Thematic Web Images Collection (TWIC) is a new dataset comprising 11,555 images divided into 200 classes. To create the dataset, keywords from various topics were selected and for each keyword the results found by Google image search engine were manually filtered (i.e., we used only keywords search to create the candidate classes). Thus for each keyword one class has emerged, moreover, each class was checked by more persons and only classes containing more than fifty objects were finally selected. The dataset consists of mostly visually similar objects placed on a heterogeneous background.

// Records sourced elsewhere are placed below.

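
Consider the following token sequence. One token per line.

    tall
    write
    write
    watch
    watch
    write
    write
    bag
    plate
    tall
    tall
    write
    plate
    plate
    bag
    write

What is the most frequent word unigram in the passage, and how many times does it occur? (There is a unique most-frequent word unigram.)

"write", 6 times

Unigram frequencies (highest first):
  write: 6
  tall: 3
  plate: 3
  watch: 2
  bag: 2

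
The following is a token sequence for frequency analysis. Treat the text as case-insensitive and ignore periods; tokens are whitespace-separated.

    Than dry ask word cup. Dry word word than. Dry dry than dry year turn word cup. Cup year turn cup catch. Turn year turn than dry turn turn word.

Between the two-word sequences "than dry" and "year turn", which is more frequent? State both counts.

"than dry": 4 occurrences
"year turn": 3 occurrences

"than dry" (4 vs 3)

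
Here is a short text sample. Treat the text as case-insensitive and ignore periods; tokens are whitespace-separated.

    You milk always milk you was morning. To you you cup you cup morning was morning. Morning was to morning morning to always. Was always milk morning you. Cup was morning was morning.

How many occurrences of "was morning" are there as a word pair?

4

Scanning the 32 overlapping bigram windows for "was morning":
  position 6–7: was morning
  position 15–16: was morning
  position 30–31: was morning
  position 32–33: was morning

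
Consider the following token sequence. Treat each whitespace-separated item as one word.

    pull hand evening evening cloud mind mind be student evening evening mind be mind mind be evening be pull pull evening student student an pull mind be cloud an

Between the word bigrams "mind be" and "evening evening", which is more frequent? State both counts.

"mind be" (4 vs 2)

"mind be": 4 occurrences
"evening evening": 2 occurrences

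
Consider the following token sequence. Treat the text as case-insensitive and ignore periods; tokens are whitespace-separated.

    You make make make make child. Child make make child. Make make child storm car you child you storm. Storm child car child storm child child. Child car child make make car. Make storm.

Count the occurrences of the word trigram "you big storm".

Scanning the 32 overlapping trigram windows for "you big storm":
  (none found)

0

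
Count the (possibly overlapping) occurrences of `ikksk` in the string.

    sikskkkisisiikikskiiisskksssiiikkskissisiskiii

Sliding a length-5 window over the 46 characters (42 positions):
  position 31–35: ikksk

1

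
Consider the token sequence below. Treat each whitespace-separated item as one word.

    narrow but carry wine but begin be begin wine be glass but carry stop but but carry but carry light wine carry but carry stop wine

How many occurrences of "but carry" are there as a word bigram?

Scanning the 25 overlapping bigram windows for "but carry":
  position 2–3: but carry
  position 12–13: but carry
  position 16–17: but carry
  position 18–19: but carry
  position 23–24: but carry

5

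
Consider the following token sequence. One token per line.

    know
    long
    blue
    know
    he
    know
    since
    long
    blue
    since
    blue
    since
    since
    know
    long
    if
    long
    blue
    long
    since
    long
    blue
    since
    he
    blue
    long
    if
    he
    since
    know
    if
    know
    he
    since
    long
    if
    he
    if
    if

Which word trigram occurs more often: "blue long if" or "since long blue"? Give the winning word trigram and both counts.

"since long blue" (2 vs 1)

"blue long if": 1 occurrence
"since long blue": 2 occurrences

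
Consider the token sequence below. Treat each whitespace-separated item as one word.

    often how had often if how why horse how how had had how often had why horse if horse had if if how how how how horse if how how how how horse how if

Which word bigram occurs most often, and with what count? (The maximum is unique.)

"how how", 7 times

Bigram frequencies (highest first):
  how how: 7
  if how: 3
  how had: 2
  why horse: 2
  horse how: 2
  horse if: 2
  … (15 more, each ≤ 2)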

We have manually selected 12 themes and for each theme, we have picked around 50 keywords. We have set the threshold for a "visual-search" interesting class to at least 50 objects, resulting  hypothetically in 12 * 50 * 50 = 30.000 objects. However, the number of "visual-search" interesting classes obtained from text-based image search engine varied for each theme significantly (see the table below). Moreover, to create at least 10.000 objects collection, we had to add some "outlying" objects to several classes to reach the 50-objects-per-class limit. By "outlying" object we mean, that in a class, there can appear an object representing the keyword, but which is visually dissimilar to the rest of the objects in the class. Nevertheless, the amount of this heterogeneity is not significant (maximally + 5 such objects into a small class).

  • Buildings - 30
  • Clothes - 20
  • Flags - 52
  • Flora - 15
  • Food - 2
  • Fruits - 10
  • House - 7
  • Insects - 5
  • Mammals - 21
  • Sea - 14
  • Space - 9
  • Transport - 15

Query objects (first link in each list) were selected manually - we have focused on such objects, that visually represents the majority in the class (the query object is not an outlier).

The collection should be used only for scientific/comparison purposes and should not be redistributed. Of course, we would like to provide the collection in a more comfortable way, however, because of the copyright laws we propose only links to the selected images. Moreover, in the case of any negative reaction from the author of any referenced image, we will immediatelly remove the image from the list. 

Extracted feature signatures based on 7dim {(L,a,b), (x,y), (c,e)} space - http://siret.ms.mff.cuni.cz/lokoc/data/TWICSignatures.zip

Five extracted MPEG-7 descriptors - http://siret.ms.mff.cuni.cz/lokoc/data/TWICMPEG7.zip

To reference this collection please refer to paper

J. Lokoč, D. Novák, M. Batko, and T. Skopal. Visual image search: feature signatures or/and global descriptors. In Proceedings of the 5th international conference on Similarity Search and Applications, SISAP 2012, pages 177-191, Berlin, Heidelberg, 2012. Springer-Verlag.